John McElroy was a shipbuilder trained in all aspects of carpentry, including carving and inlaying. He soon discovered 25 acres of black walnut trees on the north half of Lot 13, Conc. 1 North of the Egremont Road (NER) in Warwick Township. He purchased this from John Tanner in 1853 and built a substantial log house and a drive shed with a carpentry workshop above it. Here, in his spare time, he prepared and oiled black walnut planks to make coffins which he lined with silk. He would lower the coffins through a large opening in the floor onto a democrat (four wheeled light wagon) pulled by his team of horses, to be transported to the house of the deceased where he would prepare and lay out the body in the parlor of the house. He was effectively the undertaker of the time, as well as a carpenter, house builder and a farmer. John’s strength and size at 6 feet, 2 inches, weighing 275 pounds were crucial to effectively performing this work. He built houses in the area; including around 1870, the 3 bedroom Ontario Cottage style house on First School Road (north half of Lot 13, Conc. 1 NER) that the family lived in until 2003. The property remained in the family for 150 years. John made walnut furniture that is still in use today, some of which has quite detailed carving in china cabinets with small panes of inset glass. John McElroy was instrumental in building Knox Presbyterian church, where he was a Deacon. The church was constructed like a ship, clad with yellow brick and stood until recently on the north east corner of Lot 16 and the Egremont Road.
John and Mary McElroy had ten children. Their second son, James (born May 24, 1860) and his brother moved to Enniskillen Township where they purchased and cleared 200 acres of elm trees. When James was 29 years old, he moved home to Warwick Township to farm, live with and care for his parents. James built the current barn in 1901. James married Mary Jane McPhedran on May 17, 1905. Mary Jane was a dressmaker and was always knitting, crocheting or tatting.

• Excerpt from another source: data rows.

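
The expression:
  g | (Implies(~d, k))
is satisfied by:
  {d: True, k: True, g: True}
  {d: True, k: True, g: False}
  {d: True, g: True, k: False}
  {d: True, g: False, k: False}
  {k: True, g: True, d: False}
  {k: True, g: False, d: False}
  {g: True, k: False, d: False}


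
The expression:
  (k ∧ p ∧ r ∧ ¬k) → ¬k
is always true.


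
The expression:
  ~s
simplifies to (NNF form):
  ~s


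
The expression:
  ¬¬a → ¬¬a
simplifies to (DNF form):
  True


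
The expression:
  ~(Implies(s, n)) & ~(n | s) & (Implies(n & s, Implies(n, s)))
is never true.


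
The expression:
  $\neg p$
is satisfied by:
  {p: False}


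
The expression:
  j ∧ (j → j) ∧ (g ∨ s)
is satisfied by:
  {j: True, g: True, s: True}
  {j: True, g: True, s: False}
  {j: True, s: True, g: False}


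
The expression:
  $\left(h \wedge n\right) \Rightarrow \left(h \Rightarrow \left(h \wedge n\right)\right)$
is always true.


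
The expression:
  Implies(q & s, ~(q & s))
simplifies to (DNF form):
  ~q | ~s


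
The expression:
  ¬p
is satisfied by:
  {p: False}


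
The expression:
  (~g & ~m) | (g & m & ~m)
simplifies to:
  ~g & ~m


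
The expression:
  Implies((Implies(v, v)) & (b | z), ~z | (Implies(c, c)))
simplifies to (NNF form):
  True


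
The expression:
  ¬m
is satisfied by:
  {m: False}


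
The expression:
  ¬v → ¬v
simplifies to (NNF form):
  True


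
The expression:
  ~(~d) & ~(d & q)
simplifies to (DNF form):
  d & ~q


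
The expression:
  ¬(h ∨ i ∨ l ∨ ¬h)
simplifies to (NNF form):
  False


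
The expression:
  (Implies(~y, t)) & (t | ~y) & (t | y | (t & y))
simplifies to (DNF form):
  t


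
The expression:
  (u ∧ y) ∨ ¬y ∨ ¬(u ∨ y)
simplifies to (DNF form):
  u ∨ ¬y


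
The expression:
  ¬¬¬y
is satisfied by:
  {y: False}


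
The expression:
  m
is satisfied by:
  {m: True}


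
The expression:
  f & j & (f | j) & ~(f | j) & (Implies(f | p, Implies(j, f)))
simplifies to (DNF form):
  False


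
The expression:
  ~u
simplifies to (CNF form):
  ~u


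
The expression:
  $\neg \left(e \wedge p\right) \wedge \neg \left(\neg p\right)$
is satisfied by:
  {p: True, e: False}


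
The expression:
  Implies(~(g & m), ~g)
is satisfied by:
  {m: True, g: False}
  {g: False, m: False}
  {g: True, m: True}


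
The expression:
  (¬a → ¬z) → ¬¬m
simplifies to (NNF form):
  m ∨ (z ∧ ¬a)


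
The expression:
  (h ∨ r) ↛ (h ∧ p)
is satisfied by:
  {r: True, h: False, p: False}
  {r: True, p: True, h: False}
  {r: True, h: True, p: False}
  {h: True, p: False, r: False}


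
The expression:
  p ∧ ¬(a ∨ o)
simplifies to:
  p ∧ ¬a ∧ ¬o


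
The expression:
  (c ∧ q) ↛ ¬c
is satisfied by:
  {c: True, q: True}


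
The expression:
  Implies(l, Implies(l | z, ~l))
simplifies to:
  ~l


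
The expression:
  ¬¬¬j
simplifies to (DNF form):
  ¬j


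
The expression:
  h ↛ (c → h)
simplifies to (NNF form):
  False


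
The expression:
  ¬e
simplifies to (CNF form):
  ¬e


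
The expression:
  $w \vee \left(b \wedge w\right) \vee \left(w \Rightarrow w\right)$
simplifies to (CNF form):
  $\text{True}$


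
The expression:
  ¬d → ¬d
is always true.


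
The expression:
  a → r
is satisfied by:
  {r: True, a: False}
  {a: False, r: False}
  {a: True, r: True}


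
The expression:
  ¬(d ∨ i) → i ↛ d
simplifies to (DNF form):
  d ∨ i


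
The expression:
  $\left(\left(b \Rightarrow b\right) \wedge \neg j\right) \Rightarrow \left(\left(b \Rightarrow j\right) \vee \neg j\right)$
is always true.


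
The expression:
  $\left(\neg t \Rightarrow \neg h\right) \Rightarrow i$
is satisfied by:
  {i: True, h: True, t: False}
  {i: True, t: False, h: False}
  {i: True, h: True, t: True}
  {i: True, t: True, h: False}
  {h: True, t: False, i: False}


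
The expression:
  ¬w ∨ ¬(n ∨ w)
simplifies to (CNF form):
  ¬w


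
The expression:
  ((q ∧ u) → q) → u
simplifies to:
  u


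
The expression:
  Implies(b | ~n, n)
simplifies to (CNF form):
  n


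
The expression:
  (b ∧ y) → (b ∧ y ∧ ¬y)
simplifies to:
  ¬b ∨ ¬y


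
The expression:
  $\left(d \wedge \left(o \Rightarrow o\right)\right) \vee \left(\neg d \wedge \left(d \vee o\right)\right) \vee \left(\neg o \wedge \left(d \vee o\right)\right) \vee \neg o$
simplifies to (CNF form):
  $\text{True}$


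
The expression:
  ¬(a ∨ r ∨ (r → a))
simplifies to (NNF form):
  False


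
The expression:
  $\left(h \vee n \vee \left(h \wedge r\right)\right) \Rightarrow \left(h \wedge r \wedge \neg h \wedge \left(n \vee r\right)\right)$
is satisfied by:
  {n: False, h: False}


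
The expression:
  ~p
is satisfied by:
  {p: False}


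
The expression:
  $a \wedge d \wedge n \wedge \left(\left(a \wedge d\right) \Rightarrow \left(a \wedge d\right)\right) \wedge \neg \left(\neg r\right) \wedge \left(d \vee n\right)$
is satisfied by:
  {r: True, a: True, d: True, n: True}


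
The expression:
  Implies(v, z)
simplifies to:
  z | ~v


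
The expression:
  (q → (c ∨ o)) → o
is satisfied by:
  {q: True, o: True, c: False}
  {o: True, c: False, q: False}
  {q: True, o: True, c: True}
  {o: True, c: True, q: False}
  {q: True, c: False, o: False}


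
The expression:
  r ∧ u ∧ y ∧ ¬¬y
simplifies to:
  r ∧ u ∧ y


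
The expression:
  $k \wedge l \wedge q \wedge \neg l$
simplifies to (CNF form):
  $\text{False}$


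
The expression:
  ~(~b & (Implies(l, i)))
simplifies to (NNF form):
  b | (l & ~i)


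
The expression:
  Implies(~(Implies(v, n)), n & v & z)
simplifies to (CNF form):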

She created beautiful flower beds around the house.
James and Mary Jane had two daughters, Annie Berry (McElroy) Dinniwell and Margaret Bell (McElroy) Redmond (born July 1913). Margaret’s father was 53 years old when she was born, and her mother was 43. Margaret remembers playing with kittens. Her childhood chores were cleaning the coal oil soot off the chimneys of the lamps, picking berries, feed chickens, ducks and geese, and filling the wood box after school. When Margaret attended high school in Watford, she rented a room from Miss Minnie Saunders and shared the kitchen with four other girls. Both Annie, who was a graduate of Queen’s University in Kingston, and Margaret, a graduate of Normal School in London were school teachers. Annie married and moved to Harriston, Ontario where her husband practiced dentistry.
Margaret married Orville Redmond and the two made their home where Margaret had grown up, in the 3 bedroom Ontario Cottage style house on First School Road (north half of Lot 13, Conc. 1 NER) where her family lived until 2003 (a span of 150 years). They enjoyed mixed farming with dairy cows (Ayrshire), chickens (Orville had an egg route in Sarnia where he sold the eggs) and cash crop (peas on contract to the cannery in Warwick).
Orville and Margaret attended St. Mary’s Anglican Church, Warwick Village, where they were both active and Margaret played the organ in later years. Margaret was a lifelong member of the Warwick Women’s Institute as well as the Anglican Church Women.